We now have two possible solutions, to give the PHP process more memory or to look for another solution, such as the Hungarian algorithm.
 

The Hungarian algorithm is a so-called combinatorial optimization algorithm. This means that we will look for the most optimal combination within a very large collection of possible combinations, without having to calculate and go over all those combinations.

There are already several PHP classes with which you can get started right away.
We used munkres.php (Munkres algorithm = Hungarian algorithm) to get started and altered this class to HungarianAlgorithm.php so the class can also process non-square matrixes.
 

The class expects a non-associative array as matrix. So it is important to keep track of a mapping with the values corresponding to the indexes in our matrix.

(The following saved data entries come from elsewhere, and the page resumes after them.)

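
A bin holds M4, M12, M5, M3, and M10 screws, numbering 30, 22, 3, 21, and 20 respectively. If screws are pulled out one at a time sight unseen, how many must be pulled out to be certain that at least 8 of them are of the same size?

32

Treat the 5 sizes as pigeonholes.
In the worst case we take at most 7 of each size, but all 3 M5 (fewer than 7), giving 7 + 7 + 3 + 7 + 7 = 31.
One more screw then forces some size to 8, so 31 + 1 = 32.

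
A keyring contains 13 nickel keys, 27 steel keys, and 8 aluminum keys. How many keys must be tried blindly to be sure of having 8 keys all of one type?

22

The worst case takes 7 keys of each type without reaching 8 of any: 3 × 7 = 21.
The next key must bring some type to 8, so 21 + 1 = 22.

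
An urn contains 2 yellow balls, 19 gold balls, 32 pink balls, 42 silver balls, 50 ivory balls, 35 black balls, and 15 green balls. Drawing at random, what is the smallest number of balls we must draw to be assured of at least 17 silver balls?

170

The worst case draws every non-silver ball first: 2 + 19 + 32 + 50 + 35 + 15 = 153.
The next 17 draws are then forced to be silver, giving 153 + 17 = 170.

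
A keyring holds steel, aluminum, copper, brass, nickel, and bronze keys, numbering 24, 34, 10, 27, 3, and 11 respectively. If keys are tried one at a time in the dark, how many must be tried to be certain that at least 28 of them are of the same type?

103

In the worst case we take at most 27 of each type, but all 24 steel, all 10 copper, all 3 nickel, and all 11 bronze (fewer than 27), giving 24 + 27 + 10 + 27 + 3 + 11 = 102.
One more key then forces some type to 28, so 102 + 1 = 103.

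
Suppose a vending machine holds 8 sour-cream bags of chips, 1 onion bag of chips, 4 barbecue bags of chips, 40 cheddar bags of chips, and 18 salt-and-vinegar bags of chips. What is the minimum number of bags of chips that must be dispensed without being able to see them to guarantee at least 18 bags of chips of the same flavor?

Treat the 5 flavors as pigeonholes.
In the worst case we take at most 17 of each flavor, but all 8 sour-cream, all 1 onion, and all 4 barbecue (fewer than 17), giving 8 + 1 + 4 + 17 + 17 = 47.
One more bag of chips then forces some flavor to 18, so 47 + 1 = 48.

48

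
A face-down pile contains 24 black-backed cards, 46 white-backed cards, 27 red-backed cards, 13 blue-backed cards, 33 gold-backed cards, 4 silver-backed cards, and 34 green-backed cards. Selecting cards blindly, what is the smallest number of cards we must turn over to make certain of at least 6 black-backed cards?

The worst case draws every non-black-backed card first: 46 + 27 + 13 + 33 + 4 + 34 = 157.
The next 6 draws are then forced to be black-backed, giving 157 + 6 = 163.

163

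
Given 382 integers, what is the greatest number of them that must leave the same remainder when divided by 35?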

This matrix is structured as follows (template + example)

$matrix = [
    '<student>' => [
        '<slot_1>' => '<choice_number>',
        '<slot_2>' => '<choice_number>',
        '<slot_3>' => '<choice_number>',
    ],
    1 => [
        0 => 2,
        1 => 1,
        2 => 1,
        3 => 3,
        4 => 3,
        5 => 999,
    ]
];

Here are a few remarks:

• If a time slot has more availabilities than one, it should occur several times in the matrix. (e.g. slot 1 and 2 are both 10h15, slot 3 and 4 are both 10h45)
• If there are several availabilities for a certain time slot, the same preference (choice number) should be given to it as well
• If there are more possible slots than a student is allowed to choose, for example: there are 12 slots, but students are only allowed to pass their top 3, we pass 999 for the remaining slots, so they will certainly not be chosen by the algorithm.
• Once we have set up our matrix, we can pass it on to the algorithm and let the algorithm run.
• The algorithm will return a matrix in the same structure as the matrix we gave as input, only the "choice_numbers" are now replaced by zeros and a one. The value with value "1" is the slot that was selected for that student.

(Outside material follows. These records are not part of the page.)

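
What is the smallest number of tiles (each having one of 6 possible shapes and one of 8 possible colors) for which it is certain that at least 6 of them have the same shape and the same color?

There are 6 × 8 = 48 (shape, color) combinations acting as pigeonholes.
With 48 × 5 = 240 tiles we could place exactly 5 in each, with no (shape, color) pair reaching 6.
One more forces some (shape, color) pair to hold 6, so 240 + 1 = 241.

241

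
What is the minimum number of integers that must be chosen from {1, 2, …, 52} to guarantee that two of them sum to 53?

Partition {1, …, 52} into 26 pairs: {1,52}, {2,51}, …, {26,27}.
Choosing 26 integers — say the integers 1 through 26 — takes one from each pair and avoids the property.
Choosing 27 forces two into the same pair by pigeonhole, and those sum to 53. So 27.

27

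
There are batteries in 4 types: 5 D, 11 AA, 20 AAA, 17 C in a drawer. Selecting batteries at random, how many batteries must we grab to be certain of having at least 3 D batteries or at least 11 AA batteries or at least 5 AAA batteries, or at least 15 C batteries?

The worst case stops just short of every target: 2 D, 10 AA, 4 AAA, 14 C — 2 + 10 + 4 + 14 = 30 batteries.
One more battery must push some type to its target, so 30 + 1 = 31.

31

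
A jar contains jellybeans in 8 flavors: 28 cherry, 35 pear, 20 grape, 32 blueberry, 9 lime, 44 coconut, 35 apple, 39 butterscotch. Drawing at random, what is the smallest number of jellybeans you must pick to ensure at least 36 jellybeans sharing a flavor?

230

In the worst case we take at most 35 of each flavor, but all 28 cherry, all 20 grape, all 32 blueberry, and all 9 lime (fewer than 35), giving 28 + 35 + 20 + 32 + 9 + 35 + 35 + 35 = 229.
One more jellybean then forces some flavor to 36, so 229 + 1 = 230.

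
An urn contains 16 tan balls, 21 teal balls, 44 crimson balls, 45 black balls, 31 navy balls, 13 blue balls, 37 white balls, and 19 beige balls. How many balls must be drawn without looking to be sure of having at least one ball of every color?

214

The hardest color to obtain is blue: we could draw every other ball first — 226 − 13 = 213 balls — without a single blue one.
The next draw must be blue, so 213 + 1 = 214.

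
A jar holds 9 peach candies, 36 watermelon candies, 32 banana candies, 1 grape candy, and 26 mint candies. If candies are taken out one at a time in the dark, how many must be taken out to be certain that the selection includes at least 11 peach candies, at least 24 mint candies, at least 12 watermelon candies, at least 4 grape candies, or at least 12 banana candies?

The worst case stops just short of every target: all 9 peach, 11 watermelon, 11 banana, all 1 grape, 23 mint — 9 + 11 + 11 + 1 + 23 = 55 candies.
One more candy must push some flavor to its target, so 55 + 1 = 56.

56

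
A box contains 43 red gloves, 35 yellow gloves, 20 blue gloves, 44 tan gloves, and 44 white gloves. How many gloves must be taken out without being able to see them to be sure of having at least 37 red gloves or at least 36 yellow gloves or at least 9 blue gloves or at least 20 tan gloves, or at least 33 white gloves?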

Now all you have to do is to map this selection back to the actual value of the time slot.
In the example below, if we get a 1 back for time slot 4, we will map it back to 10:45 for Jane using the SlotMapping and StudentMapping arrays.
 

As mentioned before, the combinatorial solution already went OOM when calculating the combinations for 15 students.
If we run the Hungarian algorithm for the same number of students, this runs smoothly.

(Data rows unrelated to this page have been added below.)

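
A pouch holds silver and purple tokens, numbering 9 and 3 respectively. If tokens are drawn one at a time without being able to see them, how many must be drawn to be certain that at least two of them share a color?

The worst case takes 1 token of each color without reaching 2 of any: 2 × 1 = 2.
The next token must bring some color to 2, so 2 + 1 = 3.

3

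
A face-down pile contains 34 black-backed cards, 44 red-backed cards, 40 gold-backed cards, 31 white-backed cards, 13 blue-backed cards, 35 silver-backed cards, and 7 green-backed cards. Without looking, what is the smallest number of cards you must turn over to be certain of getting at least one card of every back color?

The hardest back color to obtain is green-backed: we could draw every other card first — 204 − 7 = 197 cards — without a single green-backed one.
The next draw must be green-backed, so 197 + 1 = 198.

198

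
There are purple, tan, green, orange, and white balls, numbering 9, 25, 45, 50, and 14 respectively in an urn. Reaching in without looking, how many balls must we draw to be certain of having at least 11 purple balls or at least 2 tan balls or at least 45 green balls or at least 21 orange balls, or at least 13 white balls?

87

The worst case stops just short of every target: all 9 purple, 1 tan, 44 green, 20 orange, 12 white — 9 + 1 + 44 + 20 + 12 = 86 balls.
One more ball must push some color to its target, so 86 + 1 = 87.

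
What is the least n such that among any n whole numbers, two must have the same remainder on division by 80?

Two integers differ by a multiple of 80 exactly when they share a remainder mod 80.
There are 80 residue classes mod 80, so 80 integers can all lie in distinct classes.
One more integer must repeat a residue, giving a difference divisible by 80. So n = 80 + 1 = 81.

81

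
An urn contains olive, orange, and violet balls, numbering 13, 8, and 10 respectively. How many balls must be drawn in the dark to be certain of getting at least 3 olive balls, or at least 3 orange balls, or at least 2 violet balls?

6

Each of the 3 colors has its own threshold; avoid all of them simultaneously.
The worst case stops just short of every target: 2 olive, 2 orange, 1 violet — 2 + 2 + 1 = 5 balls.
One more ball must push some color to its target, so 5 + 1 = 6.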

What are the exact advantages of the Hungarian algorithm in terms of performance? We make the equation.
The number of time slots is still 78 as indicated in the initial example. Each result is the average of 5 tests.

For small, simple allocations, the combinatorial solution will suffice, but if you need to process large allocation matrices, the Hungarian algorithm is certainly a recommended solution. It is very quick to implement and can be used for various purposes.

When to use the Hungarian algorithm? You can find an overview below:

• When we need to process large matrices.
• Allocation based on preference and availability. Here we assign as many people as possible their favourite choice.
• Allocation based on costs. Here we assign tasks in such a way that the total cost is as low as possible.

When to use the combinatorial solution or another solution:

• Small matrices of, for example, 5x3. For these, it also turns out that the combinatorial solution is slightly faster.
• Allocation based on logical equation. For example: highest bid, best reputation, first come first serve, ...
• Completely random allocation. For example "secret santa"
• When different parameters have to be taken into account in the allocation. We can also look at possible extensions of the Hungarian algorithm here, depending on which parameters we have to compare.